原始仏教講座 第六講(最終講) その十四

第六講 その十四
六、悪をはなれ、飲酒をつつしみ、法をよく守る、これぞなり最上の浄福。ここでは皆さんほっとする、飲酒をつつしみですからね。飲むなじゃないんです。お釈迦様の仏教では酒を飲むなという話をはずしてある場合があるんです。阿含経ではですね。
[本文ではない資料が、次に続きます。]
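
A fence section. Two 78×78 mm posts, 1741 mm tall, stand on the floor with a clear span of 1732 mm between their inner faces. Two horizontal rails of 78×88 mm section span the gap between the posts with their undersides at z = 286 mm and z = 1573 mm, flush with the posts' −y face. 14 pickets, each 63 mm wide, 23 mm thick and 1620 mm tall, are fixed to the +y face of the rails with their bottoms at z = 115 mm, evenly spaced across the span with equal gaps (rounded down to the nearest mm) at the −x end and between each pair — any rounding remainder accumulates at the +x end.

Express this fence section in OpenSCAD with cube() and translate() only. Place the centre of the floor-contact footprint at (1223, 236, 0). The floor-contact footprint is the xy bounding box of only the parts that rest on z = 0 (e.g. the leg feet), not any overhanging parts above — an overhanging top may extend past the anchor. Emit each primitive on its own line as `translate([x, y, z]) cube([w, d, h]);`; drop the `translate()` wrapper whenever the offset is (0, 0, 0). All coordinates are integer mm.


translate([279, 197, 0]) cube([78, 78, 1741]);
translate([2089, 197, 0]) cube([78, 78, 1741]);
translate([357, 197, 286]) cube([1732, 78, 88]);
translate([357, 197, 1573]) cube([1732, 78, 88]);
translate([413, 275, 115]) cube([63, 23, 1620]);
translate([532, 275, 115]) cube([63, 23, 1620]);
translate([651, 275, 115]) cube([63, 23, 1620]);
translate([770, 275, 115]) cube([63, 23, 1620]);
translate([889, 275, 115]) cube([63, 23, 1620]);
translate([1008, 275, 115]) cube([63, 23, 1620]);
translate([1127, 275, 115]) cube([63, 23, 1620]);
translate([1246, 275, 115]) cube([63, 23, 1620]);
translate([1365, 275, 115]) cube([63, 23, 1620]);
translate([1484, 275, 115]) cube([63, 23, 1620]);
translate([1603, 275, 115]) cube([63, 23, 1620]);
translate([1722, 275, 115]) cube([63, 23, 1620]);
translate([1841, 275, 115]) cube([63, 23, 1620]);
translate([1960, 275, 115]) cube([63, 23, 1620]);


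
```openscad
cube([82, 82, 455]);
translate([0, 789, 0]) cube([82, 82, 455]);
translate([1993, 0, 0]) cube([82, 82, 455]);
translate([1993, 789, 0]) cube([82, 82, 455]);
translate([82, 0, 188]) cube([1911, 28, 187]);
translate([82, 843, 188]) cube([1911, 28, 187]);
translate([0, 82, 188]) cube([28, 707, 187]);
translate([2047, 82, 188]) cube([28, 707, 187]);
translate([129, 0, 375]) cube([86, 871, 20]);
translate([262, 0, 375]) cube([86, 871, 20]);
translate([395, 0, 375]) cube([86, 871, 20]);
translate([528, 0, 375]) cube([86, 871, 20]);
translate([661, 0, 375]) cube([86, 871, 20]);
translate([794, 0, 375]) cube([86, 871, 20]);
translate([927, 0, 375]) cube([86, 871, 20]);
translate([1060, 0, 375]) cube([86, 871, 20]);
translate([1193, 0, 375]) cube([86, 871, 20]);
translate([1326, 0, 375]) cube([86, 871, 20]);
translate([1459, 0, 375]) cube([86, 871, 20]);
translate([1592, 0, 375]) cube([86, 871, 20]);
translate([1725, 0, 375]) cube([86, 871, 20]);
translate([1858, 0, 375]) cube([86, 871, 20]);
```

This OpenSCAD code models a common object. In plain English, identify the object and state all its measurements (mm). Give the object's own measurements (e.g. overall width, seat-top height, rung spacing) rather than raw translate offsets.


A bed frame 2075 mm long (x) by 871 mm wide (y). Four 82×82 mm corner posts, 455 mm tall, at the corners of the footprint. Four rails of 28 mm thickness and 187 mm height run between adjacent posts with their undersides at z = 188 mm, their outer faces flush with the outside of the frame (the two x-running rails run between the posts' inner faces; the two y-running rails run between the posts' inner faces). 14 slats, each 86 mm wide (x) and 20 mm thick, lie across the top of the two x-running rails, running the full 871 mm width of the frame in y; along x they sit between the end posts with a 47 mm gap after the −x posts and between neighbouring slats, leaving 49 mm before the +x posts.


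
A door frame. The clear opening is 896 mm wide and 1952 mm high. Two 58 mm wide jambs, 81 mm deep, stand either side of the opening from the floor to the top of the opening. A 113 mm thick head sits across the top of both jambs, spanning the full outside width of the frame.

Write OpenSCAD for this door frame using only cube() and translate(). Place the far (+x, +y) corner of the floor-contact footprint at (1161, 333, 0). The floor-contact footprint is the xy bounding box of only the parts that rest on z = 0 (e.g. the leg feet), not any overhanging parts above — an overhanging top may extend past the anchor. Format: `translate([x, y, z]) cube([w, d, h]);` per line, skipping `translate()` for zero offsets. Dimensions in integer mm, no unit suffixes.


translate([149, 252, 0]) cube([58, 81, 1952]);
translate([1103, 252, 0]) cube([58, 81, 1952]);
translate([149, 252, 1952]) cube([1012, 81, 113]);


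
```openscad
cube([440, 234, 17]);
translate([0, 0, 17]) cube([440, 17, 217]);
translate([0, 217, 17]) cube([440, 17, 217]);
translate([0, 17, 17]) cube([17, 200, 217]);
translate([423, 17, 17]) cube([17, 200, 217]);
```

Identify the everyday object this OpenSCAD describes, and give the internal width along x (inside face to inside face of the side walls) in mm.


An open box. The internal width is 406 mm.

A 440×234 base slab with four walls standing on it — an open box. The base is 440 mm wide and the walls are 17 mm thick, so the internal width is 440 − 2 × 17 = 406 mm.


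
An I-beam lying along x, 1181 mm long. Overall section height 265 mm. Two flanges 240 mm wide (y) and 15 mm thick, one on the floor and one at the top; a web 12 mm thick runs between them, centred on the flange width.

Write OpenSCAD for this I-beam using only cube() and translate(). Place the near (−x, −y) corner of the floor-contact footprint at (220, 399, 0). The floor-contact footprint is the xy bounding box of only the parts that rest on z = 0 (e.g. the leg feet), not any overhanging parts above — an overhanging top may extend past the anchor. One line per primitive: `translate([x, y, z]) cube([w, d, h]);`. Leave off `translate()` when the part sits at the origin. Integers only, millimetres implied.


translate([220, 399, 0]) cube([1181, 240, 15]);
translate([220, 513, 15]) cube([1181, 12, 235]);
translate([220, 399, 250]) cube([1181, 240, 15]);


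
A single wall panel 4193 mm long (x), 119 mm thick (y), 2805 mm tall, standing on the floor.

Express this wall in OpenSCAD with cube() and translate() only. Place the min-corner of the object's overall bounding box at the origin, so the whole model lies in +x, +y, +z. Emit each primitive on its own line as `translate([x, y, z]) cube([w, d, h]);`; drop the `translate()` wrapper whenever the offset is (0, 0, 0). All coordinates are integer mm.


cube([4193, 119, 2805]);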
 日本式になりますと、建前だけが受け継がれるから、酒は飲むべからずというのが入っている。禅宗のお寺の入り口に葷酒山門を入るべからずと書いてあるの見たことあるでしょ。葷はニラ、ニンニク、ああいうくさいやつ。あれはくさいということが、ニンニクでもそうです、あれは精力剤になるんです。出家の坊さんがそうので精力ついては困るんですね、くさいということもありますけど。ところが建前、葷酒山門を入るべからず、お寺の門を、そのくさいものを食って、そして酒を持ち込んではいけないと書いてあるけれども、坊さんは実に酒を飲むわけです。酒呑んではいけない、だから酒は飲まない、般若湯を飲むんであると。般若湯という名前を付けるわけです。般若湯というのはお酒を禅宗の坊さんなんかが言い換えているわけです。般若とは智慧です。智慧のお湯というわけです。智慧のお湯を飲むんで酒は飲んでいないというわけ、酒呑んではいかんとなっているから、だから酒は飲まない。智慧のお湯を呑むんである。ところが智慧のお湯を呑めば酔っぱらって、智慧どころか無くなる。
 六方礼経に「酒を呑めば知恵日に損ずる」とあります。善男子よ、酒に溺るゝに六つの損失あり。財を失い、争いをおこし、病の巣となり。悪評ひろまり、かくすべきをあらわし、知恵日に損ずるなり。酒に溺れるようになったらもう知恵が1日1日減っていく。もともと少ない知恵ですから、それが1日1日減って目減りしたらもうゼロどころかマイナスになるんですよね。アル中がまさにマイナスの状態ということになりますね。お釈迦様ちゃんとこういう話までしてある。ところが、つつしむならいいわけです。皆さんつつしんでお呑みになればいいわけです。
 こういうように信者については、妥協点といいますか、信者さんの実情に合わせて、あまり無理しない程度にお話をしておられるということです。